Yendo. Camino adentro. Explorando. Entre humo espeso y deseos. Entre un retazo tuyo dando vueltas a mis espaldas y el silencio después de cortar el teléfono.
De la cocina al comedor.
Enmarañado, de golpe.
Congelado, de golpe.
Tratando de acomodar tamaño revuelo de cosas, así de golpe.
Cubrecama a cuadros colgante sobrepasando los límites de la plaza y media.
Zapatillas, medias, remeras, medias, botellas, llaves y monedas, un ventilador que susurra aire y la cama, testigo consecuente de nuestros encuentros. La cama con sábanas como pelos revueltos que contienen caspa. Que en realidad no son más que cosas repartidas en nuestro trajín de andar. Acá vienen, ahí quedaron, como caspas, cosas.
O una cartera que es como caspa.
O unos tickets que son como caspas.
La cama, entre revueltos y estrujadas telas tiene lapiceras, un carné de pileta, más monedas. Un curioso estuche monedero rosado con puntos negros. Una almohada sin funda, un cinto, una pollera con pequeñas flores ondulante sobre un calefactor en desuso. Velas consumidas. Velas por consumir y un libro tirado al borde, en el suelo.

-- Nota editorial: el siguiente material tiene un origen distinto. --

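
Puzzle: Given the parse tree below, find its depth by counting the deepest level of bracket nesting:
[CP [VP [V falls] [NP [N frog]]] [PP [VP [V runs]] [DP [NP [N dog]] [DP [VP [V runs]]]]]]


Count bracket nesting levels:
'[' at pos 0: depth = 1
'[' at pos 4: depth = 2
'[' at pos 8: depth = 3
'[' at pos 18: depth = 3
'[' at pos 22: depth = 4
'[' at pos 33: depth = 2
'[' at pos 37: depth = 3
'[' at pos 41: depth = 4
'[' at pos 51: depth = 3
'[' at pos 55: depth = 4
'[' at pos 59: depth = 5
'[' at pos 68: depth = 4
'[' at pos 72: depth = 5
'[' at pos 76: depth = 6
Maximum depth reached: 6

6


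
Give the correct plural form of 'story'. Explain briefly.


Apply rule: Change -y to -ies (consonant + y). 'story' becomes 'stories'.

stories


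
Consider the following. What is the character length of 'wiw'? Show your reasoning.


Spell out 'wiw' and number each letter: w(1), i(2), w(3). Total: 3 letters.

3


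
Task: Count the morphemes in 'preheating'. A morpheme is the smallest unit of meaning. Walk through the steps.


Decomposition: pre- (prefix) + heat (root) + -ing (suffix) = 3 morpheme(s)

3 morphemes


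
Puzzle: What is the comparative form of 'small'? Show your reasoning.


Apply comparative formation (add -er): 'small' -> 'smaller'.

smaller


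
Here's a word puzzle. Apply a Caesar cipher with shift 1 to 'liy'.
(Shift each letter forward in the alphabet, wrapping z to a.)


Shift each letter by 1: l -> m, i -> j, y -> z. Result: 'mjz'.

mjz


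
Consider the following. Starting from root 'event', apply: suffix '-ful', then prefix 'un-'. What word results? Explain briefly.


Step 1: Add suffix '-ful' to 'event' = 'eventful'
Step 2: Add prefix 'un-' to 'eventful' = 'uneventful'

uneventful


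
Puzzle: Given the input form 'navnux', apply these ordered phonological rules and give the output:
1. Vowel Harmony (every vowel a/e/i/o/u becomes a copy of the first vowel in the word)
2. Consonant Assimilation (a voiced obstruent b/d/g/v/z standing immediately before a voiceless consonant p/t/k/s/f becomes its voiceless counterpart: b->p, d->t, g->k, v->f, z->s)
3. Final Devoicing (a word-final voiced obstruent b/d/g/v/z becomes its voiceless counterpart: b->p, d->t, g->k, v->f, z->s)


Starting form: 'navnux'
Rule 1: Vowel Harmony: all vowels become 'a' (matching first vowel). 'navnux' -> 'navnax'
Rule 2: Consonant Assimilation: no voiced obstruent (b/d/g/v/z) stands immediately before a voiceless consonant (p/t/k/s/f). No change.
Rule 3: Final Devoicing: final consonant 'x' is not one of the voiced obstruents b/d/g/v/z. No change.
Final form: 'navnax'

navnax


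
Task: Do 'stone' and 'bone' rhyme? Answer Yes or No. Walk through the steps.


Rime (stressed vowel + following sounds) of 'stone': -one = /oʊn/
Rime of 'bone': -one = /oʊn/
/oʊn/ and /oʊn/ are the same ending sound, so the words rhyme.

Yes


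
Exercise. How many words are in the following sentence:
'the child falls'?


Split into words: the | child | falls = 3 words.

3


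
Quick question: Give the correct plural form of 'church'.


Apply rule: Add -es (sibilant/fricative ending). 'church' becomes 'churches'.

churches


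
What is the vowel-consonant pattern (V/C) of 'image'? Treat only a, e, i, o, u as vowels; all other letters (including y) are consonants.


Letter mapping: i = V, m = C, a = V, g = C, e = V.

VCVCV


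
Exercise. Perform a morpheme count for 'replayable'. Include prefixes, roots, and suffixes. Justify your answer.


Decomposition: re- (prefix) + play (root) + -able (suffix) = 3 morpheme(s)

3 morphemes


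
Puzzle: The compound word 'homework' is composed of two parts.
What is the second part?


Split 'homework' into 'home' + 'work'. The second part is 'work'.

work


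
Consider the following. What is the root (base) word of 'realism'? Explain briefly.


Remove suffix '-ism' from 'realism' to get root 'real'.

real


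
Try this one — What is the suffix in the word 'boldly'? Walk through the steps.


The word 'boldly' = 'bold' (root) + '-ly' (suffix). The suffix is '-ly'.

ly


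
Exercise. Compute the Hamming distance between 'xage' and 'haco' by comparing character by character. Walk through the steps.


Alignment:
Position 1: 'x' vs 'h' = DIFFER
Position 2: 'a' vs 'a' = match
Position 3: 'g' vs 'c' = DIFFER
Position 4: 'e' vs 'o' = DIFFER
Total differences: 3

3


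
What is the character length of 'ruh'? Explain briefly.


Spell out 'ruh' and number each letter: r(1), u(2), h(3). Total: 3 letters.

3


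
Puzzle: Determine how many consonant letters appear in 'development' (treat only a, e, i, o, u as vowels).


Consonants in 'development': d, v, l, p, m, n, t = 7 consonants.

7


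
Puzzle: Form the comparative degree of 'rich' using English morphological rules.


Apply comparative formation (add -er): 'rich' -> 'richer'.

richer


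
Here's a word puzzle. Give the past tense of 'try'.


Apply rule: Change -y to -ied. 'try' becomes 'tried'.

tried


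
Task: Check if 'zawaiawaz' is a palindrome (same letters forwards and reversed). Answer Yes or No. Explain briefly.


Forward: 'zawaiawaz'
Reversed: 'zawaiawaz'
They are identical.

Yes


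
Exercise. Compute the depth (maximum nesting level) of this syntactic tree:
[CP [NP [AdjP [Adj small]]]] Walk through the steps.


Count bracket nesting levels:
'[' at pos 0: depth = 1
'[' at pos 4: depth = 2
'[' at pos 8: depth = 3
'[' at pos 14: depth = 4
Maximum depth reached: 4

4


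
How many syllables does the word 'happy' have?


Break 'happy' into syllables: hap-py -> hap | py = 2 syllables

2 syllables


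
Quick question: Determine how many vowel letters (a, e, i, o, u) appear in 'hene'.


Vowels in 'hene': e, e = 2 vowels.

2


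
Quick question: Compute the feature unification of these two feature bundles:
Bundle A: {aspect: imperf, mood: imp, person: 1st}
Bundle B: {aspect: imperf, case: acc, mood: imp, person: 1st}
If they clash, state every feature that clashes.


Compare features:
aspect: A=imperf vs B=imperf -> unified: imperf
case: A=_ vs B=acc -> unified: acc
mood: A=imp vs B=imp -> unified: imp
person: A=1st vs B=1st -> unified: 1st
No clashes found.

Unified: {aspect: imperf, case: acc, mood: imp, person: 1st}


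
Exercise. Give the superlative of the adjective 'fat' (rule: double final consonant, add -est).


Apply superlative formation (double final consonant, add -est): 'fat' -> 'fattest'.

fattest


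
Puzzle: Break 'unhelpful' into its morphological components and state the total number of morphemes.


Step 1: Identify prefix: 'un' (meaning: not/reverse)
Step 2: Identify root: 'help'
Step 3: Identify suffix(es): 'ful'
Decomposition: un- (prefix: not/reverse) + help (root) + -ful (suffix: full of)
Total morphemes: 3

3 morphemes (un- (prefix: not/reverse) + help (root) + -ful (suffix: full of))


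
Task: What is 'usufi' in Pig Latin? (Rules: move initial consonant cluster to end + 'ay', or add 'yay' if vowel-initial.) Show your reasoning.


'usufi' starts with a vowel, so add 'yay': 'usufiyay'.

usufiyay


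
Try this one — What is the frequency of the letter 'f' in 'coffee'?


Letter 'f' in 'coffee': found at position(s) 3, 4 = 2 occurrence(s).

2


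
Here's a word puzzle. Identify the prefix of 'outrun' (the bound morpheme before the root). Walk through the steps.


The word 'outrun' = 'out' (prefix) + 'run' (root). The prefix is 'out'.

out


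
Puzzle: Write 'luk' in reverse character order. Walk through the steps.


Reverse 'luk' character by character: 'kul'.

kul


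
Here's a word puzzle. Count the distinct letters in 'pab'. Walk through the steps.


Unique letters in 'pab': {a, b, p} = 3 distinct letters.

3


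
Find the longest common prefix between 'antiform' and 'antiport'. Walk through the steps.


Compare from the start: 4 characters match: 'anti'. Mismatch at position 5: 'f' vs 'p'.

anti


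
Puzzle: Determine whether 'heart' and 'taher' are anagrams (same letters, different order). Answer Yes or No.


Sorted letters of 'heart': 'aehrt'
Sorted letters of 'taher': 'aehrt'
They match.

Yes


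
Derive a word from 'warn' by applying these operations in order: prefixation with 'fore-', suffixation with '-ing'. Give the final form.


Step 1: Add prefix 'fore-' to 'warn' = 'forewarn'
Step 2: Add suffix '-ing' to 'forewarn' = 'forewarning'

forewarning


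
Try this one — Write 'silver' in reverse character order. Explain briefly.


Reverse 'silver' character by character: 'revlis'.

revlis


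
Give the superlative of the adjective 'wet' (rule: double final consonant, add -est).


Apply superlative formation (double final consonant, add -est): 'wet' -> 'wettest'.

wettest


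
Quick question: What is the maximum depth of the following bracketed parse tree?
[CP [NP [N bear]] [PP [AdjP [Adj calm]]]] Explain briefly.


Count bracket nesting levels:
'[' at pos 0: depth = 1
'[' at pos 4: depth = 2
'[' at pos 8: depth = 3
'[' at pos 18: depth = 2
'[' at pos 22: depth = 3
'[' at pos 28: depth = 4
Maximum depth reached: 4

4


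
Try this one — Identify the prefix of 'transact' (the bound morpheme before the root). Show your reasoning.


The word 'transact' = 'trans' (prefix) + 'act' (root). The prefix is 'trans'.

trans


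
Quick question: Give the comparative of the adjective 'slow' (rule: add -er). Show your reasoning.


Apply comparative formation (add -er): 'slow' -> 'slower'.

slower


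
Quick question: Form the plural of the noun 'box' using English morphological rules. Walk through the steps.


Apply rule: Add -es (sibilant/fricative ending). 'box' becomes 'boxes'.

boxes


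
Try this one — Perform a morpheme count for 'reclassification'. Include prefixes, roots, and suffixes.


Decomposition: re- (prefix) + class (root) + -ify (suffix) + -ation (suffix) = 4 morpheme(s)

4 morphemes


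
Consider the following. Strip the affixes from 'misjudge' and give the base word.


Remove prefix 'mis' from 'misjudge' to get root 'judge'.

judge


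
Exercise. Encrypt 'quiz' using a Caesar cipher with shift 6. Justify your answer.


Shift each letter by 6: q -> w, u -> a, i -> o, z -> f. Result: 'waof'.

waof


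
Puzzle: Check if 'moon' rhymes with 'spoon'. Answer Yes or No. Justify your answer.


Rime (stressed vowel + following sounds) of 'moon': -oon = /uːn/
Rime of 'spoon': -oon = /uːn/
/uːn/ and /uːn/ are the same ending sound, so the words rhyme.

Yes


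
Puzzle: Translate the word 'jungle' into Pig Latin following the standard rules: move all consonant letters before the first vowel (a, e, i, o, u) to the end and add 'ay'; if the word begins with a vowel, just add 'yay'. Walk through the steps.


'jungle': move consonant cluster 'j' to end and add 'ay': 'unglejay'.

unglejay


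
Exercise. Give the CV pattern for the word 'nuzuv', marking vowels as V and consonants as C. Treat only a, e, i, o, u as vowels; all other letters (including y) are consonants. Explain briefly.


Letter mapping: n = C, u = V, z = C, u = V, v = C.

CVCVC


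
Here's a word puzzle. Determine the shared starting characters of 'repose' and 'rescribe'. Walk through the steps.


Compare from the start: 2 characters match: 're'. Mismatch at position 3: 'p' vs 's'.

re


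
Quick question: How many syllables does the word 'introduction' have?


Break 'introduction' into syllables: in-tro-duc-tion -> in | tro | duc | tion = 4 syllables

4 syllables


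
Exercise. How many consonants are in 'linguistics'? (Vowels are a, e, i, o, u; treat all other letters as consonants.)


Consonants in 'linguistics': l, n, g, s, t, c, s = 7 consonants.

7


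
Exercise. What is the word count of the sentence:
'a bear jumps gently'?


Split into words: a | bear | jumps | gently = 4 words.

4


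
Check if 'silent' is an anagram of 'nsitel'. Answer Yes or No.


Sorted letters of 'silent': 'eilnst'
Sorted letters of 'nsitel': 'eilnst'
They match.

Yes


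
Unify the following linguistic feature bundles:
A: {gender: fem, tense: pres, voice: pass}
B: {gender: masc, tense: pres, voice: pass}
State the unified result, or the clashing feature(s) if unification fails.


Compare features:
gender: A=fem vs B=masc -> CLASH
tense: A=pres vs B=pres -> unified: pres
voice: A=pass vs B=pass -> unified: pass
Clash detected on feature 'gender' (fem vs masc); unification fails.

CLASH on 'gender' (fem vs masc)


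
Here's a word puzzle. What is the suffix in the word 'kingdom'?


The word 'kingdom' = 'king' (root) + '-dom' (suffix). The suffix is '-dom'.

dom


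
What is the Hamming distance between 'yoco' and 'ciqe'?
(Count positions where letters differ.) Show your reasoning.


Alignment:
Position 1: 'y' vs 'c' = DIFFER
Position 2: 'o' vs 'i' = DIFFER
Position 3: 'c' vs 'q' = DIFFER
Position 4: 'o' vs 'e' = DIFFER
Total differences: 4

4


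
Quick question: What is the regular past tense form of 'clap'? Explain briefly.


Apply rule: Double final consonant and add -ed. 'clap' becomes 'clapped'.

clapped


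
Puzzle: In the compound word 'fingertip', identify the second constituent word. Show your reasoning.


Split 'fingertip' into 'finger' + 'tip'. The second part is 'tip'.

tip


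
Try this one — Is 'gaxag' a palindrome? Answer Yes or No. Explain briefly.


Forward: 'gaxag'
Reversed: 'gaxag'
They are identical.

Yes


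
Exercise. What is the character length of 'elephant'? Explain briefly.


Spell out 'elephant' and number each letter: e(1), l(2), e(3), p(4), h(5), a(6), n(7), t(8). Total: 8 letters.

8


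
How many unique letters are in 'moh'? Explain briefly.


Unique letters in 'moh': {h, m, o} = 3 distinct letters.

3


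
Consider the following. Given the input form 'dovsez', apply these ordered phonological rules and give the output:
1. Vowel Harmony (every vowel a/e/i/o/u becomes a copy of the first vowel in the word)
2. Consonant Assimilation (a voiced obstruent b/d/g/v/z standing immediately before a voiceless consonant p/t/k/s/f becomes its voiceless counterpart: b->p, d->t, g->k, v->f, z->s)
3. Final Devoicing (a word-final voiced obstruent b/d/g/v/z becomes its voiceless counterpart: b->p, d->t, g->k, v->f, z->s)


Starting form: 'dovsez'
Rule 1: Vowel Harmony: all vowels become 'o' (matching first vowel). 'dovsez' -> 'dovsoz'
Rule 2: Consonant Assimilation: voiced obstruent before voiceless consonant becomes voiceless ('vs' -> 'fs'). 'dovsoz' -> 'dofsoz'
Rule 3: Final Devoicing: word-final voiced obstruent 'z' becomes voiceless 's'. 'dofsoz' -> 'dofsos'
Final form: 'dofsos'

dofsos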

En la boca desordenada de besos. Ansiosa de salir a la superficie para tomar aire y adentrarse nuevamente al profundo de tu boca. Respirar lo justo. Necesario. Y nada más. No regalar aire vital. Y sumergir. Siempre sumergirme en el obturado y dilatado relinchar de tus labios pendulares, labios.
En la secuencia de estar revolviendo el destierro. Exuberante de estar queriéndose tanto. ¡Ay! con el cuerpo y el sudor
¡Ay! De nuestro desorden bien alimentado para volver a ordenar.
Esa cama tan vomitada de nosotros.
Cama pegajosa
Esa que tan cama no es. Más bien pareciera ser un espejo crudo.
Película sin editar. Frame by frame sucediéndose consecutivamente tan rauda e invariable como la naturaleza misma ocurriéndose momento tras momento.
Como para llover y limpiar está, como gotas derramadas sobre las sábanas, el verde electrizante.
La fábrica de látex.
En el ketrolacozoide del llanto antiulcérico
La noche y la distancia poniéndonos en lugar.
En el humeante porno, nuestro club privado, minado de nosotros
Los rosarios que no sabemos rezar pero que tanto nos enseñaron a respetar.
No se culpe a nadie más que al fanatismo nuestro de caminar por la sombra del orgullo. No se culpe a nadie más que al intempestivo beso que viene formándose desde un martes para el sábado. Que rompió las barreras de la valentía y se acuñó, casi sin darse cuenta, en el miedo a que, en una de las tantas oleadas de ira escupidas, queden pedazos de nuestros corazones como navíos perdidos en el mar.